Q2. Is there a way to determine whether the suspension or brakes are the cause of the stiffness?
It is fluffy on steps, and the front sinks greatly the moment you step on it → It is likely to be on the suspension side.
The characteristics of → brake pads, which suddenly work with just a little press of the pedal and jerk only just before stopping, are questionable.
You can make a simple decision, but in the end, the inspection is certain.
Q3. The number of brakes has increased since I replaced them with external brake pads. Should I put it back?

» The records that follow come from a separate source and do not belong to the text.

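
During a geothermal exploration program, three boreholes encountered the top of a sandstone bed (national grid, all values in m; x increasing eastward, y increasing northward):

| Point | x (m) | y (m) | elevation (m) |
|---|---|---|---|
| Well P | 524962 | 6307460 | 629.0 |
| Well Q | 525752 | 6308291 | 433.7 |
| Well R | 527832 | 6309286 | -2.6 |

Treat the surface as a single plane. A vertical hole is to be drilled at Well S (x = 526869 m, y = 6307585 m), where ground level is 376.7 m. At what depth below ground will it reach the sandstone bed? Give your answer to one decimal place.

96.3 m

Two edge vectors: Well P→Well Q = (790, 831, -195.3), Well P→Well R = (2870, 1826, -631.6).
Normal n = (Well P→Well Q) × (Well P→Well R) = (-168241.8, -61547, -942430).
So ∂z/∂x = −n_x/n_z = −0.178519147 and ∂z/∂y = −n_y/n_z = −0.065306707.
Intercept c from Well P: 629 + 93715.77 + 411919.44 = 506264.21.
At (526869, 6307585): z_contact = −94056.20 − 411927.61 + 506264.21 = 280.40 m.
Depth below ground = 376.7 − 280.40 = 96.3 m.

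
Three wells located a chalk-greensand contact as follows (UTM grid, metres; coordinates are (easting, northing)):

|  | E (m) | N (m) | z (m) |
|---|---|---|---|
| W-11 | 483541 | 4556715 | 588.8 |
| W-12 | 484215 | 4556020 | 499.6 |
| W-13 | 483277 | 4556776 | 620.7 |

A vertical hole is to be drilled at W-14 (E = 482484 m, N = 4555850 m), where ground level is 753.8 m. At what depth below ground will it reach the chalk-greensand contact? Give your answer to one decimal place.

Let the plane be z = a·E + b·N + c.
W-12−W-11: 674a − 695b = −89.2;  W-13−W-11: −264a + 61b = 31.9.
Solving gives a = −0.117509096, b = 0.014386862.
Then c = 588.8 − a·483541 − b·4556715 = −8147.56.
At (482484, 4555850): z_contact = −56696.26 + 65544.39 − 8147.56 = 700.56 m.
Depth below ground = 753.8 − 700.56 = 53.2 m.

53.2 m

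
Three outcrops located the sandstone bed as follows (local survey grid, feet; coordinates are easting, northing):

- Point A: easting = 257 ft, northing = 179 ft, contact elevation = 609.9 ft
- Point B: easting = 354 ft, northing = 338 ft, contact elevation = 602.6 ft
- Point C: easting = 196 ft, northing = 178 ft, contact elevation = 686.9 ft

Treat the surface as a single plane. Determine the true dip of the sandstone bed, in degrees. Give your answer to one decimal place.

55.8°

Let the plane be z = a·easting + b·northing + c.
Point B−Point A: 97a + 159b = −7.3;  Point C−Point A: −61a − 1b = 77.
Solving gives a = −1.27429, b = 0.73148.
Gradient magnitude |∇z| = √(a² + b²) = √(1.62381 + 0.53507) = 1.46931.
True dip = arctan(1.46931) = 55.8°, dipping toward ESE (azimuth ≈ 120°).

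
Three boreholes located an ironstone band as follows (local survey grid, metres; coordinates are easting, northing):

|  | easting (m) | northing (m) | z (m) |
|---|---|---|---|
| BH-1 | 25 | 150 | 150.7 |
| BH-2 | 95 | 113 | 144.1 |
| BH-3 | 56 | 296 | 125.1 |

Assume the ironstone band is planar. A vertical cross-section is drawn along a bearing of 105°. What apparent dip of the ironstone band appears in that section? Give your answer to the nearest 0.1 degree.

Two edge vectors: BH-1→BH-2 = (70, -37, -6.6), BH-1→BH-3 = (31, 146, -25.6).
Normal n = (BH-1→BH-2) × (BH-1→BH-3) = (1910.8, 1587.4, 11367).
So ∂z/∂easting = −n_x/n_z = −0.16810 and ∂z/∂northing = −n_y/n_z = −0.13965.
Unit vector along 105° is (sin 105°, cos 105°) = (0.9659, -0.2588).
Slope in that direction = a·(0.9659) + b·(-0.2588) = −0.12623.
Apparent dip = arctan|0.12623| = 7.2° (true dip is 12.3°, so apparent ≤ true as expected).

7.2°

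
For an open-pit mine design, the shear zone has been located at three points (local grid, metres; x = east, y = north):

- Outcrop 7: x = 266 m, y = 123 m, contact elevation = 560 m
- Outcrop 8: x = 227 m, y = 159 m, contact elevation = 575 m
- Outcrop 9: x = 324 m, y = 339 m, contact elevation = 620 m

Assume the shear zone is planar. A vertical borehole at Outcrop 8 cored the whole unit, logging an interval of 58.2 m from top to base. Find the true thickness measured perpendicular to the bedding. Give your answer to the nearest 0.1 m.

Two edge vectors: Outcrop 7→Outcrop 8 = (-39, 36, 15), Outcrop 7→Outcrop 9 = (58, 216, 60).
Normal n = (Outcrop 7→Outcrop 8) × (Outcrop 7→Outcrop 9) = (-1080, 3210, -10512).
So ∂z/∂x = −n_x/n_z = −0.10274 and ∂z/∂y = −n_y/n_z = 0.30537.
|∇z| = √(a²+b²) = 0.32219, so dip δ = arctan(0.32219) = 17.86°.
True thickness = vertical thickness × cos δ = 58.2 × cos 17.86° = 55.4 m.

55.4 m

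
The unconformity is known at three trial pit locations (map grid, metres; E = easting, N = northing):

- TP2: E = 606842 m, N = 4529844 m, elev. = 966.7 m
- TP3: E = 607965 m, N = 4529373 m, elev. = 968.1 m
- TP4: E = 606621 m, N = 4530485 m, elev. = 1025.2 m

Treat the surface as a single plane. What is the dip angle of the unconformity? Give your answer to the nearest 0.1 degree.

Let the plane be z = a·E + b·N + c.
TP3−TP2: 1123a − 471b = 1.4;  TP4−TP2: −221a + 641b = 58.5.
Solving gives a = 0.04621, b = 0.10719.
Gradient magnitude |∇z| = √(a² + b²) = √(0.00213 + 0.01149) = 0.11673.
True dip = arctan(0.11673) = 6.7°, dipping toward SSW (azimuth ≈ 203°).

6.7°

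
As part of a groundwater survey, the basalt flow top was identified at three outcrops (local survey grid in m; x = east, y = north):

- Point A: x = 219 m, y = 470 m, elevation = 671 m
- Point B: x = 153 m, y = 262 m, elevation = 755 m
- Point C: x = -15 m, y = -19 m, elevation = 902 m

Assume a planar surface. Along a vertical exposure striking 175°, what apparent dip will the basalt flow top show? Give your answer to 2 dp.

Two edge vectors: Point A→Point B = (-66, -208, 84), Point A→Point C = (-234, -489, 231).
Normal n = (Point A→Point B) × (Point A→Point C) = (-6972, -4410, -16398).
So ∂z/∂x = −n_x/n_z = −0.42517 and ∂z/∂y = −n_y/n_z = −0.26894.
Unit vector along 175° is (sin 175°, cos 175°) = (0.0872, -0.9962).
Slope in that direction = a·(0.0872) + b·(-0.9962) = 0.23086.
Apparent dip = arctan|0.23086| = 13.00° (true dip is 26.7°, so apparent ≤ true as expected).

13.00°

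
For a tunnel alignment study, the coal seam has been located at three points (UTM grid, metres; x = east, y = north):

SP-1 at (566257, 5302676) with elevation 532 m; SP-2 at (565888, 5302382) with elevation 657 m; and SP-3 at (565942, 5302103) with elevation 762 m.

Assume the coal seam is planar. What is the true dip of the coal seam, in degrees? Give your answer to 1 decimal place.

Two edge vectors: SP-1→SP-2 = (-369, -294, 125), SP-1→SP-3 = (-315, -573, 230).
Normal n = (SP-1→SP-2) × (SP-1→SP-3) = (4005, 45495, 118827).
So ∂z/∂x = −n_x/n_z = −0.03370 and ∂z/∂y = −n_y/n_z = −0.38287.
Gradient magnitude |∇z| = √(a² + b²) = √(0.00114 + 0.14659) = 0.38435.
True dip = arctan(0.38435) = 21.0°, dipping toward N (azimuth ≈ 005°).

21.0°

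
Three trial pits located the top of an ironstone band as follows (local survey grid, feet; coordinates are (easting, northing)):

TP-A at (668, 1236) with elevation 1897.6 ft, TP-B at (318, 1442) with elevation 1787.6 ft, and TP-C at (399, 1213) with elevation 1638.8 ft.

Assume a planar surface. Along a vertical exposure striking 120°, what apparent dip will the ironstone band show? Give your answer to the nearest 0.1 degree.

Two edge vectors: TP-A→TP-B = (-350, 206, -110), TP-A→TP-C = (-269, -23, -258.8).
Normal n = (TP-A→TP-B) × (TP-A→TP-C) = (-55842.8, -60990, 63464).
So ∂z/∂E = −n_x/n_z = 0.87991 and ∂z/∂N = −n_y/n_z = 0.96102.
Unit vector along 120° is (sin 120°, cos 120°) = (0.8660, -0.5000).
Slope in that direction = a·(0.8660) + b·(-0.5000) = 0.28152.
Apparent dip = arctan|0.28152| = 15.7° (true dip is 52.5°, so apparent ≤ true as expected).

15.7°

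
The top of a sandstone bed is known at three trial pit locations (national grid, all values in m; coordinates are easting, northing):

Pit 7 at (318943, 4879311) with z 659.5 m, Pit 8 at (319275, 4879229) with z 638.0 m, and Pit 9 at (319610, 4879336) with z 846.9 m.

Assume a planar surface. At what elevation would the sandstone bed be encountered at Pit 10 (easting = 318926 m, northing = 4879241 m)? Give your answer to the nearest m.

Let the plane be z = a·easting + b·northing + c.
Pit 8−Pit 7: 332a − 82b = −21.5;  Pit 9−Pit 7: 667a + 25b = 187.4.
Solving gives a = 0.23540813, b = 1.21531098.
Then c = 659.5 − a·318943 − b·4879311 = −6004302.52.
At (318926, 4879241): z = 75077.8 + 5929795.2 − 6004302.52 = 570.4 m.

570 m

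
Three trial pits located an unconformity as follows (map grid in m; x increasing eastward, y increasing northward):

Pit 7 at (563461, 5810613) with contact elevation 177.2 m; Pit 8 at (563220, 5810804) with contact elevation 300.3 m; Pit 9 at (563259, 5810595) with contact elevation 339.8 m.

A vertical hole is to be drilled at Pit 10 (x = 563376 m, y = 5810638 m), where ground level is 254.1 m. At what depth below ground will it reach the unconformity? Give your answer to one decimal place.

Let the plane be z = a·x + b·y + c.
Pit 8−Pit 7: −241a + 191b = 123.1;  Pit 9−Pit 7: −202a − 18b = 162.6.
Solving gives a = −0.775219012, b = −0.333653308.
Then c = 177.2 − a·563461 − b·5810613 = 2375713.13.
At (563376, 5810638): z_contact = −436739.79 − 1938738.59 + 2375713.13 = 234.75 m.
Depth below ground = 254.1 − 234.75 = 19.3 m.

19.3 m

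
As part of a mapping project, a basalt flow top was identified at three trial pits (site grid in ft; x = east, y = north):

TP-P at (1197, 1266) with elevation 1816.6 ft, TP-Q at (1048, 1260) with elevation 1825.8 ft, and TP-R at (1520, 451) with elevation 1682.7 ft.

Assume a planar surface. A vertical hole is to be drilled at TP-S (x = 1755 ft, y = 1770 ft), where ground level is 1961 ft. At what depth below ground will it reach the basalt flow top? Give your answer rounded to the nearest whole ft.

Let the plane be z = a·x + b·y + c.
TP-Q−TP-P: −149a − 6b = 9.2;  TP-R−TP-P: 323a − 815b = −133.9.
Solving gives a = −0.06729, b = 0.13763.
Then c = 1816.6 − a·1197 − b·1266 = 1722.91.
At (1755, 1770): z_contact = −118.1 + 243.6 + 1722.91 = 1848.4 ft.
Depth below ground = 1961 − 1848.4 = 113 ft.

113 ft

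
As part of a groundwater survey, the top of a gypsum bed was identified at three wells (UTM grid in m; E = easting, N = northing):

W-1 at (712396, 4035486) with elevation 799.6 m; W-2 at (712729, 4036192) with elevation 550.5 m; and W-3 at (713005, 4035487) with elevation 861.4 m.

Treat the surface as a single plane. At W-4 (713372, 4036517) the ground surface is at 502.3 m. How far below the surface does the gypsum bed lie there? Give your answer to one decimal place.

16.5 m

Let the plane be z = a·E + b·N + c.
W-2−W-1: 333a + 706b = −249.1;  W-3−W-1: 609a + 1b = 61.8.
Solving gives a = 0.102136302, b = −0.401007632.
Then c = 799.6 − a·712396 − b·4035486 = 1546298.79.
At (713372, 4036517): z_contact = 72861.18 − 1618674.12 + 1546298.79 = 485.85 m.
Depth below ground = 502.3 − 485.85 = 16.5 m.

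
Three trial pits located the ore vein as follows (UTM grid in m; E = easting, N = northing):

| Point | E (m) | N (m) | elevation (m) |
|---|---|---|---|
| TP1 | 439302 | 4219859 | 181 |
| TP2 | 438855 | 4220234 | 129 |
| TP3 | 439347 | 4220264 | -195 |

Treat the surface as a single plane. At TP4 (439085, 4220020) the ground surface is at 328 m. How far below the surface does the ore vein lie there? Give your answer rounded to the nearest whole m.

154 m

Two edge vectors: TP1→TP2 = (-447, 375, -52), TP1→TP3 = (45, 405, -376).
Normal n = (TP1→TP2) × (TP1→TP3) = (-119940, -170412, -197910).
So ∂z/∂E = −n_x/n_z = −0.60603305 and ∂z/∂N = −n_y/n_z = −0.86105806.
Intercept c from TP1: 181 + 266231.53 + 3633543.59 = 3899956.12.
At (439085, 4220020): z_contact = −266100.0 − 3633682.2 + 3899956.12 = 173.9 m.
Depth below ground = 328 − 173.9 = 154 m.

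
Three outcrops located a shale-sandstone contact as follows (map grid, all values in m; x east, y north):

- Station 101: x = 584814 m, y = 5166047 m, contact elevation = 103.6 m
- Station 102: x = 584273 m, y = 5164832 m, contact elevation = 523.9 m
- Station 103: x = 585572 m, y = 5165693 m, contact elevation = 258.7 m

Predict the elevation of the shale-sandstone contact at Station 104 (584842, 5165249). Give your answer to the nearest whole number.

Two edge vectors: Station 101→Station 102 = (-541, -1215, 420.3), Station 101→Station 103 = (758, -354, 155.1).
Normal n = (Station 101→Station 102) × (Station 101→Station 103) = (-39660.3, 402496.5, 1112484).
So ∂z/∂x = −n_x/n_z = 0.03565022 and ∂z/∂y = −n_y/n_z = −0.36179981.
Intercept c from Station 101: 103.6 − 20848.75 + 1869074.82 = 1848329.68.
At (584842, 5165249): z = 20849.7 − 1868786.1 + 1848329.68 = 393.3 m.

393 m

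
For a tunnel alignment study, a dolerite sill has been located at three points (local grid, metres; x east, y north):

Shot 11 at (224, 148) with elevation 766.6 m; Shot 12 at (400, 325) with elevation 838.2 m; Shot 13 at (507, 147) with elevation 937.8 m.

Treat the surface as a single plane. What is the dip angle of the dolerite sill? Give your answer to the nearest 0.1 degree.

Two edge vectors: Shot 11→Shot 12 = (176, 177, 71.6), Shot 11→Shot 13 = (283, -1, 171.2).
Normal n = (Shot 11→Shot 12) × (Shot 11→Shot 13) = (30374, -9868.4, -50267).
So ∂z/∂x = −n_x/n_z = 0.60425 and ∂z/∂y = −n_y/n_z = −0.19632.
Gradient magnitude |∇z| = √(a² + b²) = √(0.36512 + 0.03854) = 0.63535.
True dip = arctan(0.63535) = 32.4°, dipping toward WNW (azimuth ≈ 288°).

32.4°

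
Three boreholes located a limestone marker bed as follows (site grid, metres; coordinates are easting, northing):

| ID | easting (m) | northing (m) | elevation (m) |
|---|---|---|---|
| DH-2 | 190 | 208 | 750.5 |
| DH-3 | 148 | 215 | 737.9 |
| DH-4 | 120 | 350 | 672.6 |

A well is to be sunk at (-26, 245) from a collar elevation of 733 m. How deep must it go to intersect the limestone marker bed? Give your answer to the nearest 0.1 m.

Let the plane be z = a·easting + b·northing + c.
DH-3−DH-2: −42a + 7b = −12.6;  DH-4−DH-2: −70a + 142b = −77.9.
Solving gives a = 0.22724, b = −0.43657.
Then c = 750.5 − a·190 − b·208 = 798.13.
At (-26, 245): z_contact = −5.91 − 106.96 + 798.13 = 685.26 m.
Depth below ground = 733 − 685.26 = 47.7 m.

47.7 m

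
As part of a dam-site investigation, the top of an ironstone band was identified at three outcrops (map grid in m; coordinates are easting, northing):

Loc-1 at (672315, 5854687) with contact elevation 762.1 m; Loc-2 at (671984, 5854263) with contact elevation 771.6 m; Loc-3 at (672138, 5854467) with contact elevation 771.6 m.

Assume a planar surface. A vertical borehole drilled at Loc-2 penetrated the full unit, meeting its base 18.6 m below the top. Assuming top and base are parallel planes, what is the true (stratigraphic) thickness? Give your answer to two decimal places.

12.58 m

Let the plane be z = a·easting + b·northing + c.
Loc-2−Loc-1: −331a − 424b = 9.5;  Loc-3−Loc-1: −177a − 220b = 9.5.
Solving gives a = −0.86984, b = 0.65664.
|∇z| = √(a²+b²) = 1.08986, so dip δ = arctan(1.08986) = 47.46°.
True thickness = vertical thickness × cos δ = 18.6 × cos 47.46° = 12.58 m.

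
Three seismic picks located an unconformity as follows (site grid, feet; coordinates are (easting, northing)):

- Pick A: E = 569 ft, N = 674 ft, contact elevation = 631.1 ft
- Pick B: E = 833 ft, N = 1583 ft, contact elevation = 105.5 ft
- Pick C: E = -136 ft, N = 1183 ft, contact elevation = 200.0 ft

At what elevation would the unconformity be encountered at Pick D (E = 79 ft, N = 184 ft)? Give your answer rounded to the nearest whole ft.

Let the plane be z = a·E + b·N + c.
Pick B−Pick A: 264a + 909b = −525.6;  Pick C−Pick A: −705a + 509b = −431.1.
Solving gives a = 0.16039, b = −0.62480.
Then c = 631.1 − a·569 − b·674 = 960.95.
At (79, 184): z = 12.7 − 115.0 + 960.95 = 858.7 ft.

859 ft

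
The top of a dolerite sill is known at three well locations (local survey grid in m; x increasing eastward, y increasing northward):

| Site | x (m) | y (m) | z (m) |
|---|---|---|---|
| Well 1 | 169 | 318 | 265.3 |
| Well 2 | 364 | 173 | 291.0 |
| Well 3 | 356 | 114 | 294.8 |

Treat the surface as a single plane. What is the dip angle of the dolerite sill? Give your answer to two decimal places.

6.09°

Let the plane be z = a·x + b·y + c.
Well 2−Well 1: 195a − 145b = 25.7;  Well 3−Well 1: 187a − 204b = 29.5.
Solving gives a = 0.07622, b = −0.07474.
Gradient magnitude |∇z| = √(a² + b²) = √(0.00581 + 0.00559) = 0.10675.
True dip = arctan(0.10675) = 6.09°, dipping toward NW (azimuth ≈ 314°).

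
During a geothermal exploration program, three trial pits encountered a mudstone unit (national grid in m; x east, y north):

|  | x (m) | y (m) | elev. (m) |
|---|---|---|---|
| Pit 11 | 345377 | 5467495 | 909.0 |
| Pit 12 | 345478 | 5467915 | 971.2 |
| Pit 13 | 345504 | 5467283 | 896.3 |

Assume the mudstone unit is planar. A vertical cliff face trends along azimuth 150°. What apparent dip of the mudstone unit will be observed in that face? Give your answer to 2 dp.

Two edge vectors: Pit 11→Pit 12 = (101, 420, 62.2), Pit 11→Pit 13 = (127, -212, -12.7).
Normal n = (Pit 11→Pit 12) × (Pit 11→Pit 13) = (7852.4, 9182.1, -74752).
So ∂z/∂x = −n_x/n_z = 0.10505 and ∂z/∂y = −n_y/n_z = 0.12283.
Unit vector along 150° is (sin 150°, cos 150°) = (0.5000, -0.8660).
Slope in that direction = a·(0.5000) + b·(-0.8660) = −0.05385.
Apparent dip = arctan|0.05385| = 3.08° (true dip is 9.2°, so apparent ≤ true as expected).

3.08°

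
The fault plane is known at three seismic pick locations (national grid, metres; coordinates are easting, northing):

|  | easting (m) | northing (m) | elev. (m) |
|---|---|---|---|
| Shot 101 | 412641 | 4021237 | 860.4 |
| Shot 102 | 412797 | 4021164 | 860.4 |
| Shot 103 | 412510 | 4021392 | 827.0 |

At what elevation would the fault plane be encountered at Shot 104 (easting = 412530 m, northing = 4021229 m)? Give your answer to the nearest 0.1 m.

Two edge vectors: Shot 101→Shot 102 = (156, -73, 0), Shot 101→Shot 103 = (-131, 155, -33.4).
Normal n = (Shot 101→Shot 102) × (Shot 101→Shot 103) = (2438.2, 5210.4, 14617).
So ∂z/∂easting = −n_x/n_z = −0.166805774 and ∂z/∂northing = −n_y/n_z = −0.356461654.
Intercept c from Shot 101: 860.4 + 68830.90 + 1433416.79 = 1503108.09.
At (412530, 4021229): z = −68812.4 − 1433413.9 + 1503108.09 = 881.8 m.

881.8 m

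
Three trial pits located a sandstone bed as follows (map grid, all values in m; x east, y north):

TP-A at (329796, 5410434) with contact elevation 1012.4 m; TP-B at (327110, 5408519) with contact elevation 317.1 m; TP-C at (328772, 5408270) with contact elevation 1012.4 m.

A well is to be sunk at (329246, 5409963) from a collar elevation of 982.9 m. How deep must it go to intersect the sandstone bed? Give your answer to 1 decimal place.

Two edge vectors: TP-A→TP-B = (-2686, -1915, -695.3), TP-A→TP-C = (-1024, -2164, 0).
Normal n = (TP-A→TP-B) × (TP-A→TP-C) = (-1504629.2, 711987.2, 3851544).
So ∂z/∂x = −n_x/n_z = 0.390656111 and ∂z/∂y = −n_y/n_z = −0.184857605.
Intercept c from TP-A: 1012.4 − 128836.82 + 1000159.87 = 872335.45.
At (329246, 5409963): z_contact = 128621.96 − 1000072.80 + 872335.45 = 884.61 m.
Depth below ground = 982.9 − 884.61 = 98.3 m.

98.3 m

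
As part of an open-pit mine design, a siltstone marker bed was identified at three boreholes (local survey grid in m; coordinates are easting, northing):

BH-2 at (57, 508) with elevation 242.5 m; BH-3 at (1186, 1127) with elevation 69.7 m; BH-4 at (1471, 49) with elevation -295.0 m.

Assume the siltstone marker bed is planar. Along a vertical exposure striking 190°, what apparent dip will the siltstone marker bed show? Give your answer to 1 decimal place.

11.6°

Two edge vectors: BH-2→BH-3 = (1129, 619, -172.8), BH-2→BH-4 = (1414, -459, -537.5).
Normal n = (BH-2→BH-3) × (BH-2→BH-4) = (-412027.7, 362498.3, -1393477).
So ∂z/∂easting = −n_x/n_z = −0.29568 and ∂z/∂northing = −n_y/n_z = 0.26014.
Unit vector along 190° is (sin 190°, cos 190°) = (-0.1736, -0.9848).
Slope in that direction = a·(-0.1736) + b·(-0.9848) = −0.20484.
Apparent dip = arctan|0.20484| = 11.6° (true dip is 21.5°, so apparent ≤ true as expected).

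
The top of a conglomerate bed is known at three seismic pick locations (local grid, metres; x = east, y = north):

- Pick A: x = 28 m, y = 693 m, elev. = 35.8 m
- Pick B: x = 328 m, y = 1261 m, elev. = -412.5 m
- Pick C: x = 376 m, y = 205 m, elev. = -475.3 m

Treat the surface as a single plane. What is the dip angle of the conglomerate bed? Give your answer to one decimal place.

Two edge vectors: Pick A→Pick B = (300, 568, -448.3), Pick A→Pick C = (348, -488, -511.1).
Normal n = (Pick A→Pick B) × (Pick A→Pick C) = (-509075.2, -2678.4, -344064).
So ∂z/∂x = −n_x/n_z = −1.47959 and ∂z/∂y = −n_y/n_z = −0.00778.
Gradient magnitude |∇z| = √(a² + b²) = √(2.18920 + 0.00006) = 1.47961.
True dip = arctan(1.47961) = 55.9°, dipping toward E (azimuth ≈ 090°).

55.9°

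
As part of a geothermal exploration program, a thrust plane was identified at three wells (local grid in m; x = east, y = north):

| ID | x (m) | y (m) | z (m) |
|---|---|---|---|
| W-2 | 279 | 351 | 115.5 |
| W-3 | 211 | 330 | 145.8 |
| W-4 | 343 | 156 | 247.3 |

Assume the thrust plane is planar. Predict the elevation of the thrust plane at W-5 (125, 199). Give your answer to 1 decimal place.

262.1 m

Let the plane be z = a·x + b·y + c.
W-3−W-2: −68a − 21b = 30.3;  W-4−W-2: 64a − 195b = 131.8.
Solving gives a = −0.21506, b = −0.74648.
Then c = 115.5 − a·279 − b·351 = 437.52.
At (125, 199): z = −26.9 − 148.5 + 437.52 = 262.1 m.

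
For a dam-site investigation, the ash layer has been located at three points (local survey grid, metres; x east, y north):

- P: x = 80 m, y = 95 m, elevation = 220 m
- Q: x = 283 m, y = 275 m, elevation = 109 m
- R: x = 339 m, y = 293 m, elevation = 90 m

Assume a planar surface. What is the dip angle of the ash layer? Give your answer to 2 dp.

Let the plane be z = a·x + b·y + c.
Q−P: 203a + 180b = −111;  R−P: 259a + 198b = −130.
Solving gives a = −0.22129, b = −0.36710.
Gradient magnitude |∇z| = √(a² + b²) = √(0.04897 + 0.13476) = 0.42864.
True dip = arctan(0.42864) = 23.20°, dipping toward NNE (azimuth ≈ 031°).

23.20°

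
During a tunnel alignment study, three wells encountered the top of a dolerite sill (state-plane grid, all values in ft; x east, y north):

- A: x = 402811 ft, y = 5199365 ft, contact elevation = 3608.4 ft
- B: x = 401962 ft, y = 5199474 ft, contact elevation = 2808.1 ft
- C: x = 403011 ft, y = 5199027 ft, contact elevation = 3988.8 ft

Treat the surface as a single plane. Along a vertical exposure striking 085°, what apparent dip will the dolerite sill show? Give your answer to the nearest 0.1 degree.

38.9°

Two edge vectors: A→B = (-849, 109, -800.3), A→C = (200, -338, 380.4).
Normal n = (A→B) × (A→C) = (-229037.8, 162899.6, 265162).
So ∂z/∂x = −n_x/n_z = 0.86377 and ∂z/∂y = −n_y/n_z = −0.61434.
Unit vector along 085° is (sin 85°, cos 85°) = (0.9962, 0.0872).
Slope in that direction = a·(0.9962) + b·(0.0872) = 0.80694.
Apparent dip = arctan|0.80694| = 38.9° (true dip is 46.7°, so apparent ≤ true as expected).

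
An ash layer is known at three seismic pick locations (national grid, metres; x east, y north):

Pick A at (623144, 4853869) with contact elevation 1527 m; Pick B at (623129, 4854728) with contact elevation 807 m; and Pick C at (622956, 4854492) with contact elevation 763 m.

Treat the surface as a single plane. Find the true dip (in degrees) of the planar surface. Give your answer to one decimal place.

57.8°

Two edge vectors: Pick A→Pick B = (-15, 859, -720), Pick A→Pick C = (-188, 623, -764).
Normal n = (Pick A→Pick B) × (Pick A→Pick C) = (-207716, 123900, 152147).
So ∂z/∂x = −n_x/n_z = 1.36523 and ∂z/∂y = −n_y/n_z = −0.81434.
Gradient magnitude |∇z| = √(a² + b²) = √(1.86386 + 0.66316) = 1.58966.
True dip = arctan(1.58966) = 57.8°, dipping toward WNW (azimuth ≈ 301°).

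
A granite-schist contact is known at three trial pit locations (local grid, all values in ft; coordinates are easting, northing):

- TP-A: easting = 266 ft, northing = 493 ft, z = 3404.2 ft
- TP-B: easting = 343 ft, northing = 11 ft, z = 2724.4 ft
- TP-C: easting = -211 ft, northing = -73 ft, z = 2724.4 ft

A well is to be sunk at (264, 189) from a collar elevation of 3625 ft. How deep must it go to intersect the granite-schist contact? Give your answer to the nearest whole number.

Two edge vectors: TP-A→TP-B = (77, -482, -679.8), TP-A→TP-C = (-477, -566, -679.8).
Normal n = (TP-A→TP-B) × (TP-A→TP-C) = (-57103.2, 376609.2, -273496).
So ∂z/∂easting = −n_x/n_z = −0.20879 and ∂z/∂northing = −n_y/n_z = 1.37702.
Intercept c from TP-A: 3404.2 + 55.54 − 678.87 = 2780.87.
At (264, 189): z_contact = −55.1 + 260.3 + 2780.87 = 2986.0 ft.
Depth below ground = 3625 − 2986.0 = 639 ft.

639 ft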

European car pads have a strong initial braking force, and they can easily work at low speeds. In many cases, it can be improved by restoring it, but it may have deteriorated due to the condition of the rotor or the synergistic effect of suspension deterioration, so it is recommended to check it before making a decision.
Q4. Can you tell if the suspension is bad?
Typical signs include fluffiness on steps, large back-and-forth shaking when stopping, and wobble at high speeds. However, since the deterioration progresses gradually, it is often difficult to notice because you get used to it, and test runs and damping checks at the factory are the most reliable.
Q5. Can the brakes get stuck even if the mount deteriorates?
It is. If the mount is weak, it will not be able to absorb the vibration of the engine and transmission, and the forward and backward load transfer will be transmitted directly to the car body, making it easier to feel “jerking” when stopping. It is a sign that increased shock and idle vibration are also likely to occur at the same time as the D-R↔switch.